From Mamaradio.blogspot.com (Mario Murillo's coverage of the Indigenous March to Bogota): It's been a busy series of days here in Bogotá as the MINGA Popular continues to expand and flourish. From the streets in the center of the city, to the Plaza del Ché at the National University where an international forum was held on Saturday, from the media centers of the indigenous movement to the dozens of meetings taking place around the city where "Mingueros" are discussing the five point agenda with all the sectors that are interested to listen, the enthusiasm and energy of the popular movement can be felt. After Friday's massive march through Bogotá that started at the campus of the National University, one that brought together over 20,000 people into the Plaza Bolivar for a spirited rally under a consistent rain, Saturday was a day focused more on concrete work that needs to be carried out to continue the organizing of the people.
The highest profile meeting was held at la SENA, where government ministers and the indigenous leadership met for several hours in a tense session to discuss the government's failure to fulfill its obligations to the communities under previous accords, and the ongoing violence being carried out by the state security forces against indigenous people..... .....There have been a number of other big stories making headlines in Colombia the last several days, pushing the coverage of the Minga to a second, third and even fourth tier in terms of the commercial news agenda. The ongoing crisis caused by the financial schemes known as "Pyramids" continues to generate the most attention, followed since Friday morning by the natural disaster unfolding as a result of the eruption of the Nevado del Huila volcano. Latest reports say that at least ten people were killed and another 150 remain trapped as of Sunday morning as a result of the avalanche and mudslide caused by the melting of the snow after the eruption. The departments affected by the eruption include Huila, Tolima and Cauca, in particular the indigenous territory of Tierradentro.Face of one of the indigenous guards that provide security for the march.
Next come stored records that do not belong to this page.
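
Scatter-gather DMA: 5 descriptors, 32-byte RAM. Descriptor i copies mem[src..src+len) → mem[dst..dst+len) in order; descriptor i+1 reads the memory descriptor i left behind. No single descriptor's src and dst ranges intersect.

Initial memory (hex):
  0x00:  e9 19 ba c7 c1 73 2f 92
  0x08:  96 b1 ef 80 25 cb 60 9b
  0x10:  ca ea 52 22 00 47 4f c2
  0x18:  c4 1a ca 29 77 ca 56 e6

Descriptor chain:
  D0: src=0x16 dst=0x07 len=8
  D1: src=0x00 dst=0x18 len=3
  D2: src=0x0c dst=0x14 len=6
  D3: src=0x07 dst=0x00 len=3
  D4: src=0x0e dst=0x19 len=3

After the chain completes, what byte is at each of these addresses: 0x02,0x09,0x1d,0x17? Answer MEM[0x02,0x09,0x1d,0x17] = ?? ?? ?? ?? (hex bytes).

MEM[0x02,0x09,0x1d,0x17] = c4 c4 ca 9b

D0: mem[0x07..0x0e] <- [4f c2 c4 1a ca 29 77 ca]
D1: mem[0x18..0x1a] <- [e9 19 ba]
D2: mem[0x14..0x19] <- [29 77 ca 9b ca ea]
D3: mem[0x00..0x02] <- [4f c2 c4]
D4: mem[0x19..0x1b] <- [ca 9b ca]
query mem[0x02]=0xc4, mem[0x09]=0xc4, mem[0x1d]=0xca, mem[0x17]=0x9b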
Yet despite the limited commercial media coverage of the important events related to the protests and meetings this weekend, it is quite apparent that the Minga has developed a life of its own, and is not dependent anymore on getting the attention of these corporate information channels. The representation of the Minga on the major news channels has been problematic from the start. The evidence is clear: The National Indigenous Organization of Colombia, ONIC, has been documenting every news piece that has come out on just about every media outlet since October 11th, so anybody interested can check for themselves. The public, unfortunately, remains extremely uninformed about the historic developments that are unfolding before them. Today, there are many alternatives! The massive presence of independent media at all these events - video cameras documenting the marches and rallies, photographers clicking away at the dramatic militance of the protesters, community radio producers gathering natural sound, speeches, and interviews for their respective outlets - are presenting a comprehensive alternative narrative - the people's narrative - that undoubtedly is having an impact on how the Minga is playing out with public opinion. It has resulted in tremendous solidarity from abroad, and unprecedented collaboration and participation from ordinary people here in Colombia since the Minga began. Despite the false accusations of the government, despite the racist underpinnings of the media coverage, and the almost deliberate mis-information that has accompanied it, the people have come out in small towns and large cities to welcome the mingueros, and join with them in solidarity. No doubt there is still profound opposition to the Minga from a certain, very powerful and intolerant sector of Colombian society. I am not naive to think that the indigenous movement has reached everybody with equal amounts of empathy and solidarity. If you read the comments section on the websites of El Tiempo and El Espectador, for example, the vitriolic hate speech comes across loud and clear. But undoubtedly there is widespread support from a broad cross section of the Colombian population who have simply had enough of the Uribe propaganda machine.